Talk:Popularity of text encodings

Page contents not supported in other languages.
From Wikipedia, the free encyclopedia

Proposed deletion

[edit]

Probably ok to delete this, it was created to remove a block of bloat people kept adding to the UTF-8 page, pretty much covering what is the second-most-popular encoding in the world behind UTF-8 in various countries. The rest of the text is filler I added to try to make this article have an actual subject. Something must be done to prevent people from re-adding all this to UTF-8 however. Spitzak (talk) 19:28, 16 May 2023 (UTC)[reply]

yep 217.174.52.77 (talk) 15:53, 5 August 2023 (UTC)[reply]
I think this is good as it's own topic. The distribution of text encodings is an interesting subject. 50.46.252.164 (talk) 21:29, 12 September 2023 (UTC)[reply]
I don't favor deletion. The topic is important, and, as pointed out, not appropriate to be shoved into a UTF-8 topic.
However, I'm not very certain of the data quality. The figures cited for UTF-8 are a little higher than other sources I've seen, for example. 50.46.252.164 (talk) 21:34, 12 September 2023 (UTC)[reply]

The Cyrillic Comment about Being 2x as efficient as UTF-8 is misleading

[edit]

The statement says that the native Cyrillic codepage is twice as efficient as UTF-8, however most Cyrillic websites still use UTF-8 despite that.

However, website content primarily consists of markup and tags that are not in the target language of the page. The markup is usually primarily ASCII. So, a Cyrillic web page is only very slightly less efficient in UTF-8 than a native codepage. This is true of most scripts/languages and UTF-8 vs a native codepage. 50.46.252.164 (talk) 21:28, 12 September 2023 (UTC)[reply]

The GB18030 statement is also misleading

[edit]

Typically, Chinese webpages are using GB2312/GBK, or possibly effectively Windows 936, and not GB18030. 50.46.252.164 (talk) 21:32, 12 September 2023 (UTC)[reply]

The Argument for UTF-8 over UTF-16 internally is subjective.

[edit]

"Recently it has become clear that the overhead of translating from/to UTF-8 on input and output, and dealing with potential encoding errors in the input UTF-8, vastly overwhelms any savings UTF-16 could offer" seems to be an unsupported opinion.

For example, "dealing with potential encoding errors in the input UTF-8" is just words.

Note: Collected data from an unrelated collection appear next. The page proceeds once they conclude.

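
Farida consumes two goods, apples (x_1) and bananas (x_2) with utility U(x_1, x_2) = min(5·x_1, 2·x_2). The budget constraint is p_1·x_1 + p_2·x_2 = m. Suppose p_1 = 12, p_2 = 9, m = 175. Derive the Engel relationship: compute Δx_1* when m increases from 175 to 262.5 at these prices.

Δx_1* = 2.5362

With perfect complements, no substitution: consume in ratio x_1:x_2 = 2:5.
Budget: p_1·x_1 + p_2·(5/2)·x_1 = m, so (2·p_1 + 5·p_2)·x_1 = 2·m.
Demand: x_1*(p_1,p_2,m) = 2·m/(2·p_1 + 5·p_2), x_2* = 5·m/(2·p_1 + 5·p_2).
Here 2·12 + 5·9 = 69, giving x_1* = 5.0725.
At m' = 262.5: x_1* = 7.6087. Change: 7.6087 − 5.0725 = 2.5362.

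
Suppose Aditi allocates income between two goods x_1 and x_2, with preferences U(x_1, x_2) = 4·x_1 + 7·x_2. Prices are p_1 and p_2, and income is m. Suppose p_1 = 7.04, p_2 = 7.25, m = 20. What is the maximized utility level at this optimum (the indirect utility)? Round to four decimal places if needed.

V = 19.3103

Linear utility — the consumer picks whichever good has higher MU/price: 4/7.04 = 0.5682 vs 7/7.25 = 0.9655.
x_2 gives more utility per dollar, so spend all income on x_2: x_2* = m/p_2, x_1* = 0.
Numerically: x_1* = 0, x_2* = 2.7586.
Utility at the optimum: U(0, 2.7586) = 19.3103.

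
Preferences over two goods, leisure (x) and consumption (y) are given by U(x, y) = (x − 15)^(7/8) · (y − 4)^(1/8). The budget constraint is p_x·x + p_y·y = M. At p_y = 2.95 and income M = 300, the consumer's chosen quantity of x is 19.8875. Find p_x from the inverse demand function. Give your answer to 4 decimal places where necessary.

This is Cobb-Douglas in (x−15, y−4): tangency gives 0.875·p_y·(y−4) = 0.125·p_x·(x−15).
After buying the subsistence bundle (15, 4), a share 0.875 of the remaining income goes to x: x* = 15 + 0.875·(M − 15p_x − 4p_y)/p_x.
Set x* = 19.8875 in the demand function and solve for p_x: p_x = 14.

p_x = 14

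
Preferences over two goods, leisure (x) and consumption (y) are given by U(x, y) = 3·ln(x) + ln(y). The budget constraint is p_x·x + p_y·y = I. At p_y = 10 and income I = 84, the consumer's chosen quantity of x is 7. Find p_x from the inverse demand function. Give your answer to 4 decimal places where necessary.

p_x = 9

MU_x/MU_y = (3·y)/(x); tangency sets this equal to p_x/p_y.
Rearranging, p_y·y = (1/3)·p_x·x. Substituting into the budget gives p_x·x·(1 + (1/3)) = I.
Demand: x*(p_x,p_y,I) = 0.75·I/p_x and y* = 0.25·I/p_y.
Set x* = 7 in the demand function and solve for p_x: p_x = 9.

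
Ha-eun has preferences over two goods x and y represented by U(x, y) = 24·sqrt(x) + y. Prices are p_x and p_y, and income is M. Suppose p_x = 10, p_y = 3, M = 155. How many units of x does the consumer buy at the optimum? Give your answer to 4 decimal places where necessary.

x* = 12.96

Utility is quasi-linear in y; the FOC for x is 12/√x = p_x/p_y.
Thus x* = (12·p_y/p_x)² — independent of M — with the rest of income spent on y.
Plugging in: x* = (12·3/10)² = 12.96.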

If the input UTF-8 is corrupt, then natively handling UTF-8 will also have to deal with the corrupted UTF-8 stream.

Additionally, most character property processing libraries, such as ICU, depend on data tables that are UTF-16. If you want to sort a bunch of Unicode strings linguistically, you're going to be converting them to UTF-1 to discover the sort weights. (or your library will need to do it for you.) Same thing if you're interested in character properties or normalization of the strings.

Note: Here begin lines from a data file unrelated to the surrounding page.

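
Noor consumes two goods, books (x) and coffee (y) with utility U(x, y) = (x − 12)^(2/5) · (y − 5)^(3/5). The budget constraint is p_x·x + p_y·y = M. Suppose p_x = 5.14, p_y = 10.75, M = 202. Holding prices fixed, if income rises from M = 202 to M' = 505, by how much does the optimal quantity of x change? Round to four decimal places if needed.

Δx* = 23.5798

After buying the subsistence bundle (12, 5), a share 0.4 of the remaining income goes to x: x* = 12 + 0.4·(M − 12p_x − 5p_y)/p_x.
Discretionary income = 202 − 12·5.14 − 5·10.75 = 86.57; x* = 12 + 0.4·86.57/5.14 = 18.737.
At M' = 505: x* = 42.3167. Change: 42.3167 − 18.737 = 23.5798.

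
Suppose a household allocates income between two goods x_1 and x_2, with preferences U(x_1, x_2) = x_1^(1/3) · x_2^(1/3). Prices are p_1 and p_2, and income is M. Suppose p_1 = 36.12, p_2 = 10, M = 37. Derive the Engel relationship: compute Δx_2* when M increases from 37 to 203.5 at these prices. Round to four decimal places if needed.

Tangency: MRS = x_2/x_1 = p_1/p_2.
So 1/3·p_2·x_2 = 1/3·p_1·x_1; combined with the budget, a share 0.5 of income goes to x_1.
Demand: x_1*(p_1,p_2,M) = 0.5·M/p_1 and x_2* = 0.5·M/p_2.
At p_1=36.12, p_2=10, M=37: x_2* = 0.5·37/10 = 1.85.
At M' = 203.5: x_2* = 10.175. Change: 10.175 − 1.85 = 8.325.

Δx_2* = 8.325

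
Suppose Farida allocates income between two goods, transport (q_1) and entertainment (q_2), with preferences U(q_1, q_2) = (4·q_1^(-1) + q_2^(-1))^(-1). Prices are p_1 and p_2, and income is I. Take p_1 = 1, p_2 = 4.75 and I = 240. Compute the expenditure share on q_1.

share on q_1 = 0.4785

MU_q_1 ∝ 4·q_1^(-2), MU_q_2 ∝ q_2^(-2), so MRS = 4·(q_2/q_1)^(2) = p_1/p_2.
Solve for the ratio: q_2/q_1 = [(1/4)·p_1/p_2]^(0.5).
With the ratio pinned down, the budget gives q_1* = I/(p_1 + p_2·(q_2/q_1)) and q_2* = (q_2/q_1)·q_1*.
Numerically q_2/q_1 = 0.229416, so q_1* = 240/(1 + 4.75·0.229416) = 114.8477 and q_2* = 0.229416·114.8477 = 26.3479.
Expenditure on q_1: 1·114.8477 = 114.8477; share = 0.4785.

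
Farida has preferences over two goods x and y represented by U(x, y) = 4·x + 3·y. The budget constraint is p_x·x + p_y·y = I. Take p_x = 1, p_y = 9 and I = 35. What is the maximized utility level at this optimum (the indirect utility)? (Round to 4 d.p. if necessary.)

Perfect substitutes: compare marginal utility per dollar. 4/p_x vs 3/p_y → 4 vs 0.3333.
x gives more utility per dollar, so spend all income on x: x* = I/p_x, y* = 0.
Numerically: x* = 35, y* = 0.
Utility at the optimum: U(35, 0) = 140.

V = 140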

UTF-8 is certainly a valid choice, and good for many applications. However, I find the statement "vastly overwhelms any savings UTF-16 could offer" to be narrowminded. 50.46.252.164 (talk) 21:41, 12 September 2023 (UTC)[reply]

I don't know about "vastly", but you misunderstand the work needed to deal with corrupt UTF-8. Many programs that use UTF-8 internally can ignore corrupt data, for instance they can successfully copy a UTF-8 stream from one location to another by copying the bytes, requiring no code at all to detect or handle errors. A program that does not use UTF-8 internally has to figure out what to do with errors in UTF-8 when it translates it to its internal form, this requires more than zero code and thus is literally "infinitely more complicated". Spitzak (talk) 19:51, 10 December 2024 (UTC)[reply]